In the version I learned years ago, you write names of famous people on scraps of paper and throw them in a hat. You break into teams. 1 person from each team gets 90 seconds to convey to his teammates who the celebrities are without using their names. If the name is "Chris Rock," you say "this is a famous African-American comedian, he recently hosted the Oscars which was controversial..." and people guess Chris Rock. And then you draw "Phil Mickelson," who apparently is one of the most famous golfers of all time but I don't know anything about golf, so I can't say "this is a white famous golfer." So I say, his first name is the same as my uncle who recently died and his last name kind of rhymes with my last name except it sounds Swedish and someone says "Phil Nicholson" and then someone else who has heard of Phil Mickelson says "Phil Mickelson." Like that.
But now it turns out there's an "Advanced Edition." And the quotes of course are because they parlor games don't come in a box (yet), they are just fun games that people make up and play.

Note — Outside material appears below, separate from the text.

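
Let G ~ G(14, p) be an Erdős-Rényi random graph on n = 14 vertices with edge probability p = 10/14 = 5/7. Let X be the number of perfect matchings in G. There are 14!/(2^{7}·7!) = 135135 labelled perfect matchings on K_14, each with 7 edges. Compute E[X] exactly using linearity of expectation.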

Which is a lot of what I like about them.
In "the Advanced Edition" of "Celebrity" or "the Name Game" -- you do a second round where you act each name out using no words (and people can guess partly because they know what the universe of names is). And then in the 3rd round, you just do 1 word for each person and they guess it.
Now if this blog had any readers, someone would write in and say, "hey you have the second and third rounds reversed." And indeed, my friend Sunny told me it the opposite way and my son Nick told me it was more fun to do charades first and 1 word clue second.
When I played it with my old college friends we added a fourth round where you just share all the names telepathically. Actually, we didn't play that round, but we talked about it.